Since I wrote about university-industry collaboration for the past two entries, I would like to introduce an evolutionary form of this collaboration for my last guest blogging.
Toyota Technological Institute, usually known by its nickname “Toyota University”, was established in Toyota-city, Nagoya-prefecture, in 1981 as a social contribution by the Toyota Motor Corporation. TTI’s Nagoya campus offers undergraduate and graduate (both Masters and PhD) programs in materials science and engineering, mechanical systems engineering, and electronics and information science.

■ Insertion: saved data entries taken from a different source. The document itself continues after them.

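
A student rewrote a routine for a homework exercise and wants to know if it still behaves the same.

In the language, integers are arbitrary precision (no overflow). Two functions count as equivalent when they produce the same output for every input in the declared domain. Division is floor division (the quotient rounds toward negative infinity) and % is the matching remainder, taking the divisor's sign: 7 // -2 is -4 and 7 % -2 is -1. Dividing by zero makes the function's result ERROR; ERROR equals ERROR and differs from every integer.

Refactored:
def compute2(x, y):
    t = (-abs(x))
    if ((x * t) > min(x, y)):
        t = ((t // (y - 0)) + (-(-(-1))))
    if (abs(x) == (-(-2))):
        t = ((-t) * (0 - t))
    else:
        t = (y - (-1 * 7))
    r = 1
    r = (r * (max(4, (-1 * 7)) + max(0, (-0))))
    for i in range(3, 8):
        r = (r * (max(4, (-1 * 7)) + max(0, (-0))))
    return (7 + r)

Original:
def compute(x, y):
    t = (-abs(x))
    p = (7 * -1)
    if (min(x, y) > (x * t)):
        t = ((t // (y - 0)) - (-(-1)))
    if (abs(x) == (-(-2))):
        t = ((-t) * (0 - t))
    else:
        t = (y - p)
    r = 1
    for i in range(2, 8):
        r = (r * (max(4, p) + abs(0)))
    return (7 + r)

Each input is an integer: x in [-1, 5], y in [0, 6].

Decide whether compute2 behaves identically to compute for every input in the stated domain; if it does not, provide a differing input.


Take x=-1, y=0.
compute: t becomes -1; next p becomes -7; next (min(x, y) > (x * t)) evaluates to false; next (abs(x) == (-(-2))) evaluates to false; next t becomes 7; next r becomes 1; next at i=2:; next r becomes 4; next at i=3:; next r becomes 16; next at i=4:; next r becomes 64; next at i=5:; next r becomes 256; next at i=6:; next r becomes 1024; next at i=7:; next r becomes 4096; next final value 4103
compute2: t becomes -1; next ((x * t) > min(x, y)) evaluates to true; next hits division by zero so the output is ERROR
4103 != ERROR, so the rewrite changes behavior.
verdict: not equivalent; witness: x=-1, y=0


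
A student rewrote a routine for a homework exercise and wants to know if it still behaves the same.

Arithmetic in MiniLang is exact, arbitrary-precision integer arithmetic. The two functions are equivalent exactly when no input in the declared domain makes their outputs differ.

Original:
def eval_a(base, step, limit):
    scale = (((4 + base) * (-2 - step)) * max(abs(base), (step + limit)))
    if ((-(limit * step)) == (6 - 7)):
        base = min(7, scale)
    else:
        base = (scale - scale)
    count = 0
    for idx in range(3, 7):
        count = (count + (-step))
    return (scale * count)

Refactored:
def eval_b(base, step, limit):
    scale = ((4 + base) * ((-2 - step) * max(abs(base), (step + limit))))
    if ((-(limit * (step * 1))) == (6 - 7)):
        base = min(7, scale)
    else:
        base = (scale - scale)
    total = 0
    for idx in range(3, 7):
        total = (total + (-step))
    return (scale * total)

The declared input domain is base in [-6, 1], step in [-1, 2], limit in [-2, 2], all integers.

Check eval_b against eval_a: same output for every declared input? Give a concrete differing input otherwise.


Comparing the listings, the differences include: arithmetic usage differs, and local variable names differ, and constant usage differs.
Spot check at base=-4, step=0, limit=1 — eval_a: scale becomes 0; next ((-(limit * step)) == (6 - 7)) evaluates to false; next base becomes 0; next count becomes 0; next at idx=3:; next count becomes 0; next at idx=4:; next count becomes 0; next at idx=5:; next count becomes 0; next at idx=6:; next count becomes 0; next final value 0. eval_b: scale becomes 0; next ((-(limit * (step * 1))) == (6 - 7)) evaluates to false; next base becomes 0; next total becomes 0; next at idx=3:; next total becomes 0; next at idx=4:; next total becomes 0; next at idx=5:; next total becomes 0; next at idx=6:; next total becomes 0; next final value 0. Both give 0.
Checked all 160 inputs in the declared domain: the outputs agree on every one.
verdict: equivalent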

According to the TTI’s catalogue (available at http://www.toyota-ti.ac.jp/english/catalog/index.html), Kiichiro Toyota, the founder of the biggest Japanese automobile company, wanted to “establish a university and contribute to society by training engineers and researchers who wold lead Japan into the future.”
In 2002, the TTI opened it’s Chicago campus on the University Chicago campus in collaboration with the University of Chicago (Toyota Technological Institute at Chicago, TTIC). This campus is a “cutting-edge organization aimed at the global development of research and education”. This is also the “first case for a Japanese university to open a graduate school aimed at serious research in the United States”, the catalogue claims.
TTI boosts 100% employment rate for its graduate which is unbelievably good considering long-lasting economic recession of the country.